One discovery has been that when pathogens infect cells, they use different metabolic pathways than when grown in culture. The researchers also found that a fundamental metabolic process by which cells derive energy, called the citric acid cycle, is not closed with Listeria. One step, in which oxaloacetic acid is converted to pyruvic acid, requires a new enzyme. This essential reaction requires a special carboxylase, which might serve as a target for novel antibiotic pharmaceutical substances.


Always a Step Ahead

Sir Alexander Fleming (portrait by Dean Fausett), nobel prized for the discovery of Penicillin. However, the formation of resistant strains began shortly after its introduction in the 1940’s. © IHM
Sir Alexander Fleming (portrait by Dean Fausett), nobel prized for the discovery of Penicillin. However, the formation of resistant strains began shortly after its introduction in the 1940’s. © IHM

Meanwhile, the arms race continues. The practice of broad-spectrum antibiotics, by which a few substances are used to kill many types of pathogens, has been proven to be unsustainable. It has frequently led pathogens to develop multi-drug resistance, and researchers are struggling to stay a step ahead of the bacteria's rapidly evolving survival strategies.
What researchers are learning about the interplay of pathogens and their hosts is also permitting them to use new combinations of molecules as a way of strengthening existing antibiotics. In response to chemical attacks, for example, bacteria have developed beta-lactamases that reduce the effects of penicillin, cephalosporin and carbapenem. Adding a substance that blocks the beta-lactamases can restore their potency, but for how long? Cases are already known in which bacteria have developed resistance to the inhibitors, too.

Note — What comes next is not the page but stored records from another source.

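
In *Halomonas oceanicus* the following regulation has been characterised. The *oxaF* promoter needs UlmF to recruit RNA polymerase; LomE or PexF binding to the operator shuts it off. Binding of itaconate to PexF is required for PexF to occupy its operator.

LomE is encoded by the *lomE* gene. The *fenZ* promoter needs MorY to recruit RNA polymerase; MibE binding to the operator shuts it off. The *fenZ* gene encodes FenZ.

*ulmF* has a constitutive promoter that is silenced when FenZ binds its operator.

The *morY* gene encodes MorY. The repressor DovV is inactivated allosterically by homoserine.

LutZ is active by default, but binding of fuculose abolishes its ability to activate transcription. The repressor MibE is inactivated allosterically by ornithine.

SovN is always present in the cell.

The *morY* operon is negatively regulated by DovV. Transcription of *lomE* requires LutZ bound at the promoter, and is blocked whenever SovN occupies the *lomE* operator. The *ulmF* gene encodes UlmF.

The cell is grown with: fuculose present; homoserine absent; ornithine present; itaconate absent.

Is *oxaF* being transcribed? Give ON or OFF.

ON

Fuculose is present, so LutZ is inactive.
SovN is produced constitutively and is active.
With repressor SovN bound, *lomE* is not transcribed.
So LomE is not produced.
Itaconate is absent, so PexF is inactive.
Ornithine is present, so MibE is inactive.
Homoserine is absent, so DovV is active.
With repressor DovV bound, *morY* is not transcribed.
So MorY is not produced.
Required activator MorY is absent, so *fenZ* is not transcribed.
So FenZ is not produced.
With no repressor bound, *ulmF* is transcribed.
So UlmF is produced and active.
No repressor is bound and UlmF is active, so *oxaF* is transcribed.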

Another promising approach is to slip iron (which is essential for bacterial growth) into the cell in the form of a "Trojan horse". Researchers managed to attach highly potent antibiotics to synthetic molecules called siderophores, which act as transport vehicles for the iron. Due to the siderophore-mediated iron uptake system, this can kill off even bacteria that have developed resistance to multiple drugs because of high concentrations in the bacteria's cytosol.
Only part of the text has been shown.